Côte d’Ivoire : le programme Passeport-Compétences pour une insertion professionnelle réussie
L’Agence nationale de la formation professionnelle (AGEFOP), acteur clé de l’ingénierie de la formation en Côte d’Ivoire, a dévoilé à Abidjan un rapport issu d’une étude approfondie sur les besoins en compétences. Cette analyse s’inscrit dans le cadre du programme national Passeport-Compétences, une initiative stratégique visant à aligner les profils des jeunes sur les exigences concrètes du marché de l’emploi.
Une étude pilote révélatrice des réalités locales
La première phase de cette étude, menée dans les régions du Sud-Comoé, la commune de Yopougon et le District des savanes, a impliqué plus de 800 structures, couvrant aussi bien le secteur formel qu’informel. Ses résultats serviront de base pour un déploiement national imminent, offrant une vision précise des compétences recherchées par les employeurs.
Une vision stratégique pour l’avenir économique
Lors de la présentation du rapport, le président du Conseil économique, social, environnemental et culturel (CESEC), docteur Eugène Aka Aouélé, a souligné l’importance de cette démarche : « L’adéquation entre formation et emploi n’est pas une illusion, mais le fruit d’une méthodologie rigoureuse basée sur des données tangibles. Ce programme place le capital humain au cœur du développement ivoirien, offrant une feuille de route pour les politiques publiques futures. » Il a également rappelé l’engagement constant du président Alassane Ouattara en faveur de la jeunesse et de l’employabilité.
Le CESEC salue le programme Passeport-Compétences comme une avancée majeure, car il ne se limite pas à la formation : il certifie l’expérience acquise, valorisant ainsi le parcours des travailleurs. « C’est un pacte de confiance entre l’État et les jeunes, garantissant que leurs compétences deviennent leur meilleur atout pour réussir », a-t-il déclaré.

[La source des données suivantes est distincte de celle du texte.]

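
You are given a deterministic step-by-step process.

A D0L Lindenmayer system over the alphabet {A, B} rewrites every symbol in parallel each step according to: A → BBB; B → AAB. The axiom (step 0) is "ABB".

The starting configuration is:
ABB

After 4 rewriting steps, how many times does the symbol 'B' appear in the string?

149

gen 0: ABB
gen 1: BBBAABAAB
gen 2: AABAABAABBBBBBBAABBBBBBBAAB
gen 3: BBBBBBAABBBBBBBAABBBBBBBAABAABAABAABAABAABAABBBBBBBAABAABAABAABAABAABAABBBBBBBAAB
gen 4: AABAABAABAABAABAABBBBBBBAABAABAABAABAABAABAABBBBBBBAABAABA…BAABBBBBBBAABBBBBBBAABBBBBBBAABAABAABAABAABAABAABBBBBBBAAB  (len 243)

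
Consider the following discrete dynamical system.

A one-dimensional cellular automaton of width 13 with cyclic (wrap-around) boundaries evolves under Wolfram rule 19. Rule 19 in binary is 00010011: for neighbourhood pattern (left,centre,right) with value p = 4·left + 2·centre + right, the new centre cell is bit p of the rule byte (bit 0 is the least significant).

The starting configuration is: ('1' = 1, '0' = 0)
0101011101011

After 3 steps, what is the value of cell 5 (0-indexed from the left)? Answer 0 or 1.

0

gen 0: 0101011101011
gen 1: 0000000000000
gen 2: 1111111111111
gen 3: 0000000000000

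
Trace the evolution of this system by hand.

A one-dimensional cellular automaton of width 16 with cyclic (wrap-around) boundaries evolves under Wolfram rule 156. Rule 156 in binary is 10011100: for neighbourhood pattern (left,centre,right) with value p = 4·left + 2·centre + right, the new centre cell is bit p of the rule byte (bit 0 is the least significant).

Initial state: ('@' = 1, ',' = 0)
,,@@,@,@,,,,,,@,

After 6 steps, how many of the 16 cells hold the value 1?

8

gen 0: ,,@@,@,@,,,,,,@,
gen 1: ,,@,,@,@@,,,,,@@
gen 2: @,@@,@,@,@,,,,@,
gen 3: @,@,,@,@,@@,,,@,
gen 4: @,@@,@,@,@,@,,@,
gen 5: @,@,,@,@,@,@@,@,
gen 6: @,@@,@,@,@,@,,@,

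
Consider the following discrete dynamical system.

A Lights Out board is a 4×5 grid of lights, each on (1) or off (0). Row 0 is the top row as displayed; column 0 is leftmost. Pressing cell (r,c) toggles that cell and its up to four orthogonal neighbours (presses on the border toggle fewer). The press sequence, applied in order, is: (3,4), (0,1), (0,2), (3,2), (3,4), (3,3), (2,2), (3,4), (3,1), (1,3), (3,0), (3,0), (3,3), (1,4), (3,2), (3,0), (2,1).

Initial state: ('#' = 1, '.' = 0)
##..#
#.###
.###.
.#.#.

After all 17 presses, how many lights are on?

[0] ##..#
#.###
.###.
.#.#.
[1] ##..#
#.###
.####
.#..#
[2] ..#.#
#####
.####
.#..#
[3] .#.##
##.##
.####
.#..#
[4] .#.##
##.##
.#.##
..###
[5] .#.##
##.##
.#.#.
..#..
[6] .#.##
##.##
.#...
...##
[7] .#.##
#####
..##.
..###
[8] .#.##
#####
..###
..#..
[9] .#.##
#####
.####
##...
[10] .#..#
##...
.##.#
##...
[11] .#..#
##...
###.#
.....
[12] .#..#
##...
.##.#
##...
[13] .#..#
##...
.####
#####
[14] .#...
##.##
.###.
#####
[15] .#...
##.##
.#.#.
#...#
[16] .#...
##.##
##.#.
.#..#
[17] .#...
#..##
..##.
....#

7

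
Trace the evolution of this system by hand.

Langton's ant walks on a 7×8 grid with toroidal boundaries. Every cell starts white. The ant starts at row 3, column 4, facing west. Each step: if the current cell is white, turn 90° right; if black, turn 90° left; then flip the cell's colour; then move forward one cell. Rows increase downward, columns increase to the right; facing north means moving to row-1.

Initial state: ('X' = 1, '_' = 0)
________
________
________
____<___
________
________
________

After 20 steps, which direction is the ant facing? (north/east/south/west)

east

[0] ________
________
________
____<___
________
________
________
[1] ________
________
____^___
____X___
________
________
________
[2] ________
________
____X>__
____X___
________
________
________
[3] ________
________
____XX__
____Xv__
________
________
________
[4] ________
________
____XX__
____<X__
________
________
________
[5] ________
________
____XX__
_____X__
____v___
________
________
[6] ________
________
____XX__
_____X__
___<X___
________
________
[7] ________
________
____XX__
___^_X__
___XX___
________
________
[8] ________
________
____XX__
___X>X__
___XX___
________
________
[9] ________
________
____XX__
___XXX__
___Xv___
________
________
[10] ________
________
____XX__
___XXX__
___X_>__
________
________
[11] ________
________
____XX__
___XXX__
___X_X__
_____v__
________
[12] ________
________
____XX__
___XXX__
___X_X__
____<X__
________
[13] ________
________
____XX__
___XXX__
___X^X__
____XX__
________
[14] ________
________
____XX__
___XXX__
___XX>__
____XX__
________
[15] ________
________
____XX__
___XX^__
___XX___
____XX__
________
[16] ________
________
____XX__
___X<___
___XX___
____XX__
________
[17] ________
________
____XX__
___X____
___Xv___
____XX__
________
[18] ________
________
____XX__
___X____
___X_>__
____XX__
________
[19] ________
________
____XX__
___X____
___X_X__
____Xv__
________
[20] ________
________
____XX__
___X____
___X_X__
____X_>_
________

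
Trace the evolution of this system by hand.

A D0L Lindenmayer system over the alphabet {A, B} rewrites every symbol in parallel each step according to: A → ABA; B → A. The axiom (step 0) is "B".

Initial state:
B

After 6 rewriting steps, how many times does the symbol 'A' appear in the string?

gen 0: B
gen 1: A
gen 2: ABA
gen 3: ABAAABA
gen 4: ABAAABAABAABAAABA
gen 5: ABAAABAABAABAAABAABAAABAABAAABAABAABAAABA
gen 6: ABAAABAABAABAAABAABAAABAABAAABAABAABAAABAABAAABAABAABAAABAABAAABAABAABAAABAABAAABAABAAABAABAABAAABA

70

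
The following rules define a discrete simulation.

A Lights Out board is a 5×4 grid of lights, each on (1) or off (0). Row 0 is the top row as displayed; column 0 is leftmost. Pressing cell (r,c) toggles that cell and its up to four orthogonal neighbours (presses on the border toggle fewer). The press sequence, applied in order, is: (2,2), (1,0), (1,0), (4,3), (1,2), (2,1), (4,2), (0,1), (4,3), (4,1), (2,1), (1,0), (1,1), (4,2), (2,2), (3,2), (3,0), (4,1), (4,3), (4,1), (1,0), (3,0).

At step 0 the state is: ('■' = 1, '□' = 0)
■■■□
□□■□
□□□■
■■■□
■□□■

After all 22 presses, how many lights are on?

12

k=0  ■■■□
□□■□
□□□■
■■■□
■□□■
k=1  ■■■□
□□□□
□■■□
■■□□
■□□■
k=2  □■■□
■■□□
■■■□
■■□□
■□□■
k=3  ■■■□
□□□□
□■■□
■■□□
■□□■
k=4  ■■■□
□□□□
□■■□
■■□■
■□■□
k=5  ■■□□
□■■■
□■□□
■■□■
■□■□
k=6  ■■□□
□□■■
■□■□
■□□■
■□■□
k=7  ■■□□
□□■■
■□■□
■□■■
■■□■
k=8  □□■□
□■■■
■□■□
■□■■
■■□■
k=9  □□■□
□■■■
■□■□
■□■□
■■■□
k=10  □□■□
□■■■
■□■□
■■■□
□□□□
k=11  □□■□
□□■■
□■□□
■□■□
□□□□
k=12  ■□■□
■■■■
■■□□
■□■□
□□□□
k=13  ■■■□
□□□■
■□□□
■□■□
□□□□
k=14  ■■■□
□□□■
■□□□
■□□□
□■■■
k=15  ■■■□
□□■■
■■■■
■□■□
□■■■
k=16  ■■■□
□□■■
■■□■
■■□■
□■□■
k=17  ■■■□
□□■■
□■□■
□□□■
■■□■
k=18  ■■■□
□□■■
□■□■
□■□■
□□■■
k=19  ■■■□
□□■■
□■□■
□■□□
□□□□
k=20  ■■■□
□□■■
□■□■
□□□□
■■■□
k=21  □■■□
■■■■
■■□■
□□□□
■■■□
k=22  □■■□
■■■■
□■□■
■■□□
□■■□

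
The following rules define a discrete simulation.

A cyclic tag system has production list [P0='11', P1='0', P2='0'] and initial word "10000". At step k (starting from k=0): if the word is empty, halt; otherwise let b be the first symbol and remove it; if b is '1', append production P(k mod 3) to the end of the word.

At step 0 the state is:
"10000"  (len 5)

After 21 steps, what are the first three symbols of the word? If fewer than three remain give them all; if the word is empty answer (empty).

10

[0] "10000"  (len 5)
[1] "000011"  (len 6)
[2] "00011"  (len 5)
[3] "0011"  (len 4)
[4] "011"  (len 3)
[5] "11"  (len 2)
[6] "10"  (len 2)
[7] "011"  (len 3)
[8] "11"  (len 2)
[9] "10"  (len 2)
[10] "011"  (len 3)
[11] "11"  (len 2)
[12] "10"  (len 2)
[13] "011"  (len 3)
[14] "11"  (len 2)
[15] "10"  (len 2)
[16] "011"  (len 3)
[17] "11"  (len 2)
[18] "10"  (len 2)
[19] "011"  (len 3)
[20] "11"  (len 2)
[21] "10"  (len 2)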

Un programme ambitieux pour transformer le marché du travail
Maître Adama Kamara, ministre de l’Emploi, de la Protection sociale et de la Formation professionnelle, a précisé que cette initiative ne vise pas à corriger des échecs, mais à amplifier une dynamique positive. « L’objectif est de traduire la croissance économique en emplois qualifiés », a-t-il affirmé.
Le programme s’articule autour de plusieurs axes : identifier les besoins en compétences à l’échelle nationale, former et insérer les bénéficiaires, certifier les travailleurs informels via la validation des acquis, et fournir aux entreprises une main-d’œuvre adaptée. « Nous ajusterons les programmes de formation en fonction des retours du terrain, ciblerons les zones et secteurs en tension, et renforcerons les partenariats entre acteurs publics, privés et associatifs », a-t-il expliqué.
La formation professionnelle, un levier de développement national
Karita Coulibaly De Medeiros, directrice générale de l’AGEFOP, a mis en lumière la vision présidentielle qui fait du capital humain un pilier de la transformation sociale et économique. « La formation professionnelle n’est plus une dépense sociale, mais un investissement stratégique au service de la compétitivité, de l’emploi et de l’inclusion », a-t-elle insisté.
Elle a ajouté que le programme Passeport-Compétences repose sur une approche territoriale et économique fine : « On ne forme efficacement que lorsque l’on connaît les besoins réels des entreprises et des secteurs. C’est pourquoi nous avons analysé les mutations des métiers et anticipé les compétences de demain. »
En rapprochant les acteurs économiques, les collectivités et les centres de formation, l’AGEFOP mise sur une insertion professionnelle durable et une qualification adaptée. « Ce programme crée un langage commun entre tous les partenaires, faisant de la compétence un bien stratégique au service du pays », a-t-elle conclu.
L’objectif final ? Permettre à chaque Ivoirien de transformer son potentiel en compétences reconnues, ouvrant la voie à l’emploi, à l’autonomie et à la dignité. Lancé officiellement en mars 2025 à Grand-Bassam, le programme Passeport-Compétences s’inscrit dans la stratégie nationale de développement du capital humain, avec une ambition claire : adapter l’offre de formation aux réalités du marché pour une insertion professionnelle pérenne.